I recently entered the Ocean County Film Festival and had my stop motion, 



, screened in front of a couple hundred people. To my surprise I won two awards: Best Animation & People's Choice. David Silverman, director of The Simpsons Movie, handed out the awards to us. 







It was quite an exciting night 

You can watch it on youtube here 




Enjoy!


----------



## dbguy (Apr 1, 2008)

congrats! video was creative. how do you do that? i would like to give that a try.


----------



## Antarctican (Apr 1, 2008)

How incredible is that?!!! Wow wow wow!  Congrats, and thanks for sharing the news and the link.


----------



## Los Angeles (Apr 1, 2008)

Great video.  Just curious did you mix video and stop motion or did you use the same camera?


----------



## Helen B (Apr 1, 2008)

Congratulations. Good fun. Have you thought about doing the whole thing in stop motion (pixillation)? It takes a bit of practice for the actors, but the effect is good. The whole of the Bolex Brothers' feature _The Secret Life of Tom Thumb_ was shot in pixillation.

Another cool trick, though with a video camera, is for the actor to move in short hops. Then you edit out all the intermediate frames, except the ones with the actor at the height of each hop. This makes the actor appear to float. The actors can do basic aerobatic maneuvers.

Best,
Helen


----------



## minkster (Apr 1, 2008)

Thanks everyone for your kind words!

@ dbguy- It was done by taking a bunch of pictures which creates the illusion of objects/people actually moving. It's a type of animation called stop motion. As long as you have a camera, you can make your own SM's too! 

@ Los Angeles - The footage was shot on my Sony Handycam camcorder.

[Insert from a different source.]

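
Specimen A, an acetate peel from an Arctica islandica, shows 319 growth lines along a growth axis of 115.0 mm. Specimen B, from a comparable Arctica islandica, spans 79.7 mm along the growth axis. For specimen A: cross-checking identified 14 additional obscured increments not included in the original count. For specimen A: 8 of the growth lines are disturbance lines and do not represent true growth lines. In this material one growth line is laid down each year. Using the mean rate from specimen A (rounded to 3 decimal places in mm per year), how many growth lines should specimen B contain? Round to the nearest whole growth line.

Specimen A: adjusted count: 319 − 8 + 14 = 325 growth lines.
A: 115.0 mm over 325 years gives 115.0 / 325 ≈ 0.354 mm/yr.
Specimen B: 79.7 mm / 0.354 mm per year = 225.14 years ≈ 225 growth lines.

225 growth lines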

It has the ability to shoot stills and record video. And yes, I mixed a combination of both pictures and stills to create this effect. 

@Helen B- I originally thought about doing the whole thing in stop motion, but thought it would make the video interesting by combining the mix of stop motion and video together. 

As for the trick, I have seen it done before and it does look really awesome ) I've never tried it yet, but thanks for the tip! The stop motion "Tony vs. Paul" (can be found on youtube) uses that effect extremely well. I will also have to check out the Bolex Brothers 

Once again..thanks everyone for the nice comments! You guys are great.


----------